Le 8 novembre, lors de son discours à l’ouverture du 18e congrès du Parti communiste chinois (PCC), le président sortant, Hu Jintao, a mis en garde contre la corruption endémique qui ronge le pays. Selon lui, elle pourrait s'avérer "fatale" au régime et en a appelé à plus de démocratie en Chine.
Selon le président chinois sortant, Hu Jintao, la corruption qui gangrène la société chinoise pourrait provoquer « l'effondrement du parti et de l'État ». « Si nous échouons à traiter cette question correctement, elle pourra s'avérer fatale », a-t-il lancé lors de son discours à l’ouverture du 18e congrès du parti communiste chinois (PCC), devant les quelque 2000 délégués du PCC réunis au Palais du peuple à Pékin.
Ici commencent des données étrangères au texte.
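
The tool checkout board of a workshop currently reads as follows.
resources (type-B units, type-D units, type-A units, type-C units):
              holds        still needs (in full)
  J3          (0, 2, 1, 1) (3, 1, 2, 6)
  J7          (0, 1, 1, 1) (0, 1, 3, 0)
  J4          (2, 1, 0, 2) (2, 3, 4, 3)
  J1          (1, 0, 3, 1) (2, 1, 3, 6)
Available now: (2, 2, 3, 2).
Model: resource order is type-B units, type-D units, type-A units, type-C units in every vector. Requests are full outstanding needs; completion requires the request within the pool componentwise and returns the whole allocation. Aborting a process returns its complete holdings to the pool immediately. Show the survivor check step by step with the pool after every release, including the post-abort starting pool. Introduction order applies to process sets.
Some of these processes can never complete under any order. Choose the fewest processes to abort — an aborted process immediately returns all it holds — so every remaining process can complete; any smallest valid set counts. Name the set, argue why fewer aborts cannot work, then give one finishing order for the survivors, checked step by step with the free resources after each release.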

Ces déclarations s’inscrivent dans un contexte marqué cette année par plusieurs scandales politico-financiers impliquant des familles des plus hauts dirigeants chinois, dont un membre du Bureau politique, Bo Xilai, exclu du parti et en attente de jugement.
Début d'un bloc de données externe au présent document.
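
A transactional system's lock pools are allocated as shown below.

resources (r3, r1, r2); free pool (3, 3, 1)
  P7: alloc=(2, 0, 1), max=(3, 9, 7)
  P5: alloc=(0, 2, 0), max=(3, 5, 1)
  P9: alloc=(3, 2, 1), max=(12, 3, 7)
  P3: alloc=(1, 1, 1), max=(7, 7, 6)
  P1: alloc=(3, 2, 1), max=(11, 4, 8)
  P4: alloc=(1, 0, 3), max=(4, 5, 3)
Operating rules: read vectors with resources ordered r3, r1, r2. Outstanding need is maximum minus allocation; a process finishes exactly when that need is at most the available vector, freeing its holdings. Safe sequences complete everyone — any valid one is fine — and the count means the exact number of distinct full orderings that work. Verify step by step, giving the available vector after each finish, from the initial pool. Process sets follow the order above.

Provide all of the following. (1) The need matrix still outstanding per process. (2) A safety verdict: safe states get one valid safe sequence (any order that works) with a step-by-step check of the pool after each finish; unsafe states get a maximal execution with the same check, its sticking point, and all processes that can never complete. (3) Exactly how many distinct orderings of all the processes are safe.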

Afin de garantir qu'aucun dirigeant n'abuse de son pouvoir, Hu Jintao a déclaré vouloir s’« assurer que les dirigeants respectent la loi en pensée et en actions » et « garantir que tout le monde est égal devant la loi », avant d’ajouter que « nulle organisation ou individu n'a le privilège de fouler aux pieds la constitution ».
Plus de démocratie
Le président chinois a aussi souligné l'importance de soutenir des réformes politiques, un domaine dans lequel son bilan est jugé des plus minces.
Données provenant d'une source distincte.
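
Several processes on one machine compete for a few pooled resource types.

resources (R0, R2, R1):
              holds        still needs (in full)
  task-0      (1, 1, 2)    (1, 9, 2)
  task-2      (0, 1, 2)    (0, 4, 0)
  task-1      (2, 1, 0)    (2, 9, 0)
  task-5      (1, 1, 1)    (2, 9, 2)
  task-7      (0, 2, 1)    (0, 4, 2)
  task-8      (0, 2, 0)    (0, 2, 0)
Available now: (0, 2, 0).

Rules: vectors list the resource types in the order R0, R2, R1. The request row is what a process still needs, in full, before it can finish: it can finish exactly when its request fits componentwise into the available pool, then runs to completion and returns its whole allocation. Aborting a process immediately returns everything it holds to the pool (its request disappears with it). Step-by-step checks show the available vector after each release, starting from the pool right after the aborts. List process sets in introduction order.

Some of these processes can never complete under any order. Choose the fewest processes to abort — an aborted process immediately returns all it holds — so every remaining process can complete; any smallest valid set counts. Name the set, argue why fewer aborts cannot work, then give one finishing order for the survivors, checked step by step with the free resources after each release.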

« La réforme de la structure politique est une part importante des réformes globales de la Chine. Nous devons continuer nos efforts, activement et prudemment, pour poursuivre la réforme de la structure politique et étendre la démocratie populaire », a déclaré le président chinois.
« Nous devons attacher plus d'importance à l'amélioration du système démocratique afin d'assurer que le peuple puisse avoir des élections et des décisions démocratiques », a-t-il ajouté.